Blood was flowing from her son-in-law's nose, when Mother Brulé, in her turn, arrived from the washhouse. When informed of what had been going on, she merely said:
"The damned beast dishonours me!"
The road was becoming deserted, not a shadow spotted the naked whiteness of the snow, and the settlement, falling back into its death-like immobility, went on starving beneath the intense cold.
"And the doctor?" asked Maheu, as he shut the door.
"Not come," replied Maheude, still standing before the window.
"Are the little ones back?"
"No, not back."
Maheu again began his heavy walk from one wall to the other, looking like a stricken ox. Father Bonnemort, seated stiffly on his chair, had not even lifted his head. Alzire also had said nothing, and was trying not to shiver, so as to avoid giving them pain; but in spite of her courage in suffering, she sometimes trembled so much that one could hear against the coverlet the quivering of the little invalid girl's lean body, while with her large open eyes she stared at the ceiling, from which the pale reflection of the white gardens lit up the room like moonshine.

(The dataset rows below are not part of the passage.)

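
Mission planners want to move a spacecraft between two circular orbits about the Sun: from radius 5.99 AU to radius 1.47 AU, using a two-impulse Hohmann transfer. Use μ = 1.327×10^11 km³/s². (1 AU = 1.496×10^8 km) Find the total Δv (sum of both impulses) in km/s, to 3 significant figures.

In km: r₁ = 5.99 × 1.496×10^8 = 8.96104×10^8 km; r₂ = 1.47 × 1.496×10^8 = 2.19912×10^8 km.
Semi-major axis of the transfer orbit: a_t = (8.96104×10^8 + 2.19912×10^8)/2 = 5.58008×10^8 km.
Circular speed at r₁: v₁ = √(μ/r₁) = √(1.327×10^11/8.96104×10^8) = 12.169 km/s.
Transfer-orbit speed at r₁ (v² = μ(2/r − 1/a)): v_a = √[μ(2/r₁ − 1/a_t)] = 7.6394 km/s.
First burn Δv₁ = |v_a − v₁| = 4.5296 km/s.
Circular speed at r₂: v₂ = √(μ/r₂) = 24.56467 km/s.
Transfer-orbit speed at r₂: v_p = √[μ(2/r₂ − 1/a_t)] = 31.12935 km/s.
Second burn Δv₂ = |v₂ − v_p| = 6.5647 km/s.
Δv = Δv₁ + Δv₂ = 4.5296 + 6.5647 = 11.09 km/s.

Δv = 11.1 km/s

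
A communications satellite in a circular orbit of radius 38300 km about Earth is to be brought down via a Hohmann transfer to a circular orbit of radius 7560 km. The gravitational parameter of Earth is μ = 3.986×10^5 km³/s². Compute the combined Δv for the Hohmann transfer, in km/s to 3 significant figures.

Δv = 3.50 km/s

Transfer-ellipse semi-major axis a_t = (r₁ + r₂)/2 = (38300 + 7560)/2 = 22930 km.
At r₁ the circular-orbit speed is v₁ = √(μ/r₁) = 3.226 km/s.
Transfer-orbit speed at r₁ (vis-viva): v_a = √[μ(2/r₁ − 1/a_t)] = 1.852 km/s.
First burn Δv₁ = |v_a − v₁| = 1.374 km/s.
At r₂, v₂ = √(μ/r₂) = 7.261 km/s.
Transfer-orbit speed at r₂: v_p = √[μ(2/r₂ − 1/a_t)] = 9.384 km/s.
Second burn Δv₂ = |v₂ − v_p| = 2.123 km/s.
Δv = Δv₁ + Δv₂ = 1.374 + 2.123 = 3.497 km/s.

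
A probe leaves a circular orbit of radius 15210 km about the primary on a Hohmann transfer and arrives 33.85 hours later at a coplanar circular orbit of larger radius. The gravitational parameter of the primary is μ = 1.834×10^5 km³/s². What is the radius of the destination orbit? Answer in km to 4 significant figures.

Transfer time t = 33.85 hours = 1.2186×10^5 s, and t = π√(a_t³/μ).
So a_t = (μ t²/π²)^(1/3) = (1.834×10^5 × (1.2186×10^5)² / π²)^(1/3) = 65104 km.
Since a_t = (r₁ + r₂)/2, r₂ = 2a_t − r₁ = 2×65104 − 15210 = 1.14998×10^5 km.

r₂ = 1.150×10^5 km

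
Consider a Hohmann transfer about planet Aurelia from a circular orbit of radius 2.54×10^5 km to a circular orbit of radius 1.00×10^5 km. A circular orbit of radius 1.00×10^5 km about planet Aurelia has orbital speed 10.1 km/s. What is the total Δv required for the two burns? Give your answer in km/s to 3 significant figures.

Δv = 3.57 km/s

From the circular-orbit relation v² = μ/r at r = 1.00×10^5 km: μ = v²r = (10.1)² × 1.00×10^5 = 1.02010×10^7 km³/s².
The Hohmann ellipse has a_t = (r₁ + r₂)/2 = 1.770×10^5 km.
At r₁ the circular-orbit speed is v₁ = √(μ/r₁) = 6.337 km/s.
Transfer-orbit speed at r₁ (vis-viva equation): v_a = √[μ(2/r₁ − 1/a_t)] = 4.763 km/s.
First burn Δv₁ = |v_a − v₁| = 1.574 km/s.
At r₂, v₂ = √(μ/r₂) = 10.100 km/s.
Transfer-orbit speed at r₂: v_p = √[μ(2/r₂ − 1/a_t)] = 12.099 km/s.
Second burn Δv₂ = |v₂ − v_p| = 1.999 km/s.
Total Δv = Δv₁ + Δv₂ = 3.573 km/s.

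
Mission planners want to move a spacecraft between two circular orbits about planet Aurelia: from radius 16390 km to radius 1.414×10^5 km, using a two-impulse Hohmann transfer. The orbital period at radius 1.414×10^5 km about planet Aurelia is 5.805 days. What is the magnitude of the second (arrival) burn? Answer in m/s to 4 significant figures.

Δv₂ = 964.0 m/s

From Kepler's third law T² = 4π²r³/μ at r = 1.414×10^5 km, T = 5.805 days = 5.805 × 86400 s = 5.01552×10^5 s: μ = 4π²r³/T² = 4.43686×10^5 km³/s².
Transfer-ellipse semi-major axis a_t = (r₁ + r₂)/2 = (16390 + 1.414×10^5)/2 = 78895 km.
Circular speed at r = 1.414×10^5 km: v_c = √(μ/r) = 1.7714 km/s.
Vis-viva on the transfer ellipse at r = 1.414×10^5 km gives v_t = √[μ(2/r − 1/a_t)] = 0.80738 km/s.
Δv₂ = |v_t − v_c| = |0.80738 − 1.7714| = 0.9640 km/s.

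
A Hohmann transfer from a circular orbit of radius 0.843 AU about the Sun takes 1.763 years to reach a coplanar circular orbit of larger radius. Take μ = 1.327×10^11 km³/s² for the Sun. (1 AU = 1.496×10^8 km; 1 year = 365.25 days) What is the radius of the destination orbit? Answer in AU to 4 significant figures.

In km: r₁ = 0.843 × 1.496×10^8 = 1.261128×10^8 km.
Transfer time t = 1.763 years × 365.25 × 86400 s = 5.56360488×10^7 s, and t = π√(a_t³/μ).
So a_t = (μ t²/π²)^(1/3) = (1.327×10^11 × (5.56360488×10^7)² / π²)^(1/3) = 3.4655×10^8 km.
Since a_t = (r₁ + r₂)/2, r₂ = 2a_t − r₁ = 2×3.4655×10^8 − 1.261128×10^8 = 5.669872×10^8 km.
In AU: r₂ = 5.669872×10^8 / 1.496×10^8 = 3.790 AU.

r₂ = 3.790 AU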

The emptied house was now in its last agony, having reached a final stage of nakedness. The mattress ticks had followed the wool to the dealers; then the sheets had gone, the linen, everything that could be sold. One evening they had sold a handkerchief of the grandfather's for two sous. Tears fell over each object of the poor household which had to go, and the mother was still lamenting that one day she had carried away in her skirt the pink cardboard box, her man's old present, as one would carry away a child to get rid of it on some doorstep. They were bare; they had only their skins left to sell, so worn-out and injured that no one would have given a farthing for them. They no longer even took the trouble to search, they knew that there was nothing left, that they had come to the end of everything, that they must not hope even for a candle, or a fragment of coal, or a potato, and they were waiting to die, only grieved about the children, and revolted by the useless cruelty that gave the little one a disease before starving it.
"At last! here he is!" said Maheude.